Когда в процессе психоанализа, пишет Фрейд, врач пытается восстановить воспоминания детства пациента, механизм вытеснения заменяет воспоминания повторением, актуальным разыгрыванием прошлого, по существу некой постановкой театральной пьесы, в которой врачу отводится роль персонажа-симулякра. Это явление Фрейд определил как трансфер. В ситуации трансфера врач ведет "постоянную борьбу с пациентом, ради того чтобы удержать в рамках его психики все те импульсы, которые тот хочет преобразить в действие, и, если возможно, превратить в работу вспоминания любой импульс, который пациент хочет разрядить в действии" (Фрейд 1963а: 163). Однако это неудержимое желание повторить, вытесняющее собой воспоминание, является все же не чем иным, как странным полуигровым образованием, промежуточным состоянием между миром болезни (или травматических и вытесненных воспоминаний) и реальности. Отметим, однако, и то, что сами по себе воспоминания также имеют черты своеобразного театра, в котором вспоминающий выступает и в качестве персонажа, и в качестве зрителя.
Игра повторений и воспоминаний представляется поэтому более чем парадоксальной. Если воспоминание -- это нечто первичное, если оно является источником повторения, то в каком-то смысле оно более реально, более подлинно, чем восстанавливающая его игра симулякров. Вместе с тем повторение обладает видимостью реальности, оно производится сейчас и здесь. Повторение, как я уже говорил, вообще является чем-то более подлинным, чем воспоминание, потому что только в нем первичное восстанавливается с той полнотой, которой оно не имело в реальности.
Вместе с тем повтор, как явствует из опыта трансфера, может быть лишь симуляцией, маскирующей воспоминание. Вальтер Беньямин, например, считал, что механизированная повторность современного труда рассекает поток времени, изолирует его фрагменты и гасит память. Повтор в такой перспективе оказывается действительно проявлением ложного, предельно фальшивого бытия (см. Бак-Морсс 1992:17).
Дело, однако, усложняется тем, что повторение может быть именно имитацией "чужой" памяти, памяти того странного, фиктивного стороннего наблюдателя, в которого превращается субъект.
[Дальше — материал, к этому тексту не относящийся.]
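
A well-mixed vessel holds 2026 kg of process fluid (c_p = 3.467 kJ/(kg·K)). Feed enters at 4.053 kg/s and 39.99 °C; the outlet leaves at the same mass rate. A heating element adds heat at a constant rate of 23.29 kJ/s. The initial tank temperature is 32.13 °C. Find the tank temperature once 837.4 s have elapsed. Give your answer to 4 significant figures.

39.87 °C

M c_p dT/dt = ṁ c_p (T_in − T) + Q̇.
Rearrange: dT/dt = (T_ss − T)/τ with τ = M/ṁ = 499.877 s and T_ss = T_in + Q̇/(ṁ c_p) = 41.6474 °C.
Solution: T(t) = T_ss + (T₀ − T_ss) e^(−t/τ).
T(837.4) = 41.6474 + (-9.51744)·e^(−837.4/499.877) = 41.6474 + (-9.51744)·0.187268 = 39.8651 °C.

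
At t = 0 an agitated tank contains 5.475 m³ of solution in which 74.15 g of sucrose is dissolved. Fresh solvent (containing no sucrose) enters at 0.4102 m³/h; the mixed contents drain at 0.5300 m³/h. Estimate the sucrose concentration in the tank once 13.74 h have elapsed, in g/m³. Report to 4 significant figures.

Total volume: dV/dt = Q_in − Q_out = -0.119800 m³/h, so V(t) = 5.475 − 0.119800 t and V(13.74) = 3.82895 m³.
Solute balance: dm/dt = 0 − Q_out C = −Q_out m/V(t).
Separate: dm/m = −Q_out dt/V(t) ⇒ ln(m/m₀) = −(Q_out/(Q_in−Q_out)) ln(V/V₀).
m = m₀ (V₀/V)^(Q_out/(Q_in−Q_out)) = 74.15 × (5.475/3.82895)^(-4.42404) = 15.2418 g.
C = m/V = 15.2418/3.82895 = 3.98068 g/m³.

3.981 g/m³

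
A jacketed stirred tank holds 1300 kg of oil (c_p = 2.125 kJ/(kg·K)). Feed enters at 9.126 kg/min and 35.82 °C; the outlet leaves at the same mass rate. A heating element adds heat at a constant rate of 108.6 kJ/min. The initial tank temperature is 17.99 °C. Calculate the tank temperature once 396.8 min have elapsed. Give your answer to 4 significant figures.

39.97 °C

M c_p dT/dt = ṁ c_p (T_in − T) + Q̇.
τ = M/ṁ = 142.450 min; T_ss = T_in + Q̇/(ṁ c_p) = 35.82 + 108.6/(9.126·2.125) = 41.4200 °C.
T approaches T_ss exponentially: T(t) = T_ss + (T₀ − T_ss) e^(−t/τ).
T(396.8) = 41.4200 + (-23.4300)·e^(−396.8/142.450) = 41.4200 + (-23.4300)·0.0616960 = 39.9745 °C.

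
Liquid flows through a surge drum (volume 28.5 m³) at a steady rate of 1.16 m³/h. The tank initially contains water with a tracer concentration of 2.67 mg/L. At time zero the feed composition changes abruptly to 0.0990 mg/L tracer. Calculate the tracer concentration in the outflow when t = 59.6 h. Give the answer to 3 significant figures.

Mass balance on the solute (V constant): V dC/dt = Q(C_in − C).
Time constant τ = V/Q = 28.5/1.16 = 24.569 h.
C approaches C_in exponentially: C(t) = C_in + (C₀ − C_in) e^(−t/τ).
C(59.6) = 0.0990 + (2.67 − 0.0990)·e^(−59.6/24.569) = 0.0990 + (2.5710)·0.088405 = 0.32629 mg/L.

0.326 mg/L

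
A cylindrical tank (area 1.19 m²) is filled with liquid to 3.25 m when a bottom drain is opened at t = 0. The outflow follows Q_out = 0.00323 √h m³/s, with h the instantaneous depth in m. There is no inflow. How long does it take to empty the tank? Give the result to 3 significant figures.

Accumulation of liquid (constant cross-section A): A dh/dt = −0.00323 √h.
This is separable: 2 d(√h)/dt = −0.00323/A, so √h = √h₀ − (0.00323/(2A)) t.
Set h = 0: 2√h₀ = (0.00323/A) t_empty ⇒ t_empty = 2A√h₀/0.00323.
t_empty = 2·1.19·√3.25/0.00323 = 2.3800·1.8028/0.00323 = 1328.4 s.

1330 s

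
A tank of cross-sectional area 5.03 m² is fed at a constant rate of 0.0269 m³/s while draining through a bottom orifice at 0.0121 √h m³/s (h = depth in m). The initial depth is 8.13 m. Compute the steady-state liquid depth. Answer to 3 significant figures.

4.94 m

Level balance: A dh/dt = 0.0269 − 0.0121 √h. Setting dh/dt = 0:
Q_in = 0.0121 √h_ss ⇒ √h_ss = 0.0269/0.0121 = 2.2231.
h_ss = 2.2231² = 4.9424 m. (Since h₀ = 8.13 m > h_ss, the level will fall toward this value.)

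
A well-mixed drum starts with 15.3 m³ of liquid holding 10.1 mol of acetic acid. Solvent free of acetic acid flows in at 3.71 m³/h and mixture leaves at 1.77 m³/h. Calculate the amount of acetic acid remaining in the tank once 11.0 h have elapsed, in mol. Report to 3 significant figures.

4.55 mol

Let m(t) be the amount of acetic acid. Volume: V(t) = V₀ + (Q_in − Q_out) t = 15.3 + 1.9400 t; V(11.0) = 36.640 m³.
No acetic acid enters, so dm/dt = −Q_out · (m/V).
dm/m = −Q_out dt/(V₀ + 1.9400 t); integrating gives ln(m/m₀) = −(Q_out/(Q_in−Q_out)) ln(V/V₀).
m = m₀ (V₀/V)^(Q_out/(Q_in−Q_out)) = 10.1 × (15.3/36.640)^(0.91237) = 4.5529 mol.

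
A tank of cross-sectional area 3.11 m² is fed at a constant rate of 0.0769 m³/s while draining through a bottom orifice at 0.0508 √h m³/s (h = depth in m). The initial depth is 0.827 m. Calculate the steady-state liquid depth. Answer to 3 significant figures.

2.29 m

A dh/dt = Q_in − 0.0508 √h. Steady state requires inflow = outflow:
Q_in = 0.0508 √h_ss ⇒ √h_ss = 0.0769/0.0508 = 1.5138.
h_ss = 1.5138² = 2.2915 m. (Since h₀ = 0.827 m < h_ss, the level will rise toward this value.)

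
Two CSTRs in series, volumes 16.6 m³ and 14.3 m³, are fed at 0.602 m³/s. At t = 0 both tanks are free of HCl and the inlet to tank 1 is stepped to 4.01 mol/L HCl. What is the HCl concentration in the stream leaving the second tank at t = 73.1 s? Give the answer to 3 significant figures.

Species balance on tank i: dCᵢ/dt = (Cᵢ₋₁ − Cᵢ)/τᵢ with τᵢ = Vᵢ/Q.
τ₁ = 16.6/0.602 = 27.575 s; τ₂ = 14.3/0.602 = 23.754 s.
Solving the cascade with C₁(0)=C₂(0)=0 gives C₂(t) = C_in[1 − (τ₁ e^(−t/τ₁) − τ₂ e^(−t/τ₂))/(τ₁ − τ₂)].
At t = 73.1: e^(−t/τ₁) = 0.070582, e^(−t/τ₂) = 0.046081.
C₂ = 4.01·[1 − (27.575·0.070582 − 23.754·0.046081)/(3.8206)] = 4.01·0.77708 = 3.1161 mol/L.

3.12 mol/L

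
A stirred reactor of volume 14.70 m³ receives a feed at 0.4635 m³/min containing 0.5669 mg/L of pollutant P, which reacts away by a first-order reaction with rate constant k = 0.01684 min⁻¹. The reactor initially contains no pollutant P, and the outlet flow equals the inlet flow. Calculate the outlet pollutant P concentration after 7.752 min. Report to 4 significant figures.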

Метаморфоза Чехова, постепенно превращающегося в его собственную расхожую фотографию, как раз и обнаруживает повторение
________
14 См. комментарий по этому поводу: Беньямин 1989: 356.
139
внешней, чужой памяти. Важно также и то, что действие фильма происходит не просто в доме Чехова, но в музее Чехова. Дом, превращаясь в музей, как бы преобразует обитель памяти его обитателя в место памяти для других. Сокуров однажды (только однажды, но этот кадр полон глубокого значения) показывает нам хрестоматийную фотографию Чехова, висящую на стене. Эта фотография куда естественней для музея, чем для подлинного жилища. Возвращение Чехова как бы происходит в пространстве его памяти, но преображенной в пространство чужой памяти о нем, где сам он фигурирует как "ребенок со стороны" -- персонаж фрейдовского анализа.
"Место" памяти органически принимает форму дома. Рассказ Генри Джеймса, пронизанный отчетливым автобиографическим подтекстом, "Веселый уголок" (The Jolly Corner, 1909), демонстрирует, каким образом старый дом, "место" памяти действует как удваивающая и искажающая машина. Речь идет о неком Спенсере Брайдоне, уехавшем из Нью-Йорка, когда ему было 23 года, и спустя 23 года вернувшемся назад в свой дом. Брайдон поддается "соблазну еще раз повидать свой старый дом на углу, этот "веселый уголок", как он обычно и очень ласково его называл, -- дом, где он впервые увидел свет, где жили и умерли многие члены его семьи..." (Джеймс 1974: 392, пер. О. Холмской).
Дом оказывается совсем чужим и пустым. Но царящая в нем "абсолютная пустота" начинает гипнотизировать Брайдона, который читает само пространство дома как некую конфигурацию памяти, хранящую в себе прошлое:
"Да и правда, собственно, нечего было видеть в этой огромной мрачной раковине дома, и однако самое расположение комнат и соразмерное тому распределение пространства, весь этот стиль, говоривший о другой эпохе, когда люди более щедро отмеряли себе место для жизни, все это для хозяина было как бы голосом дома..." (Джеймс 1974:397).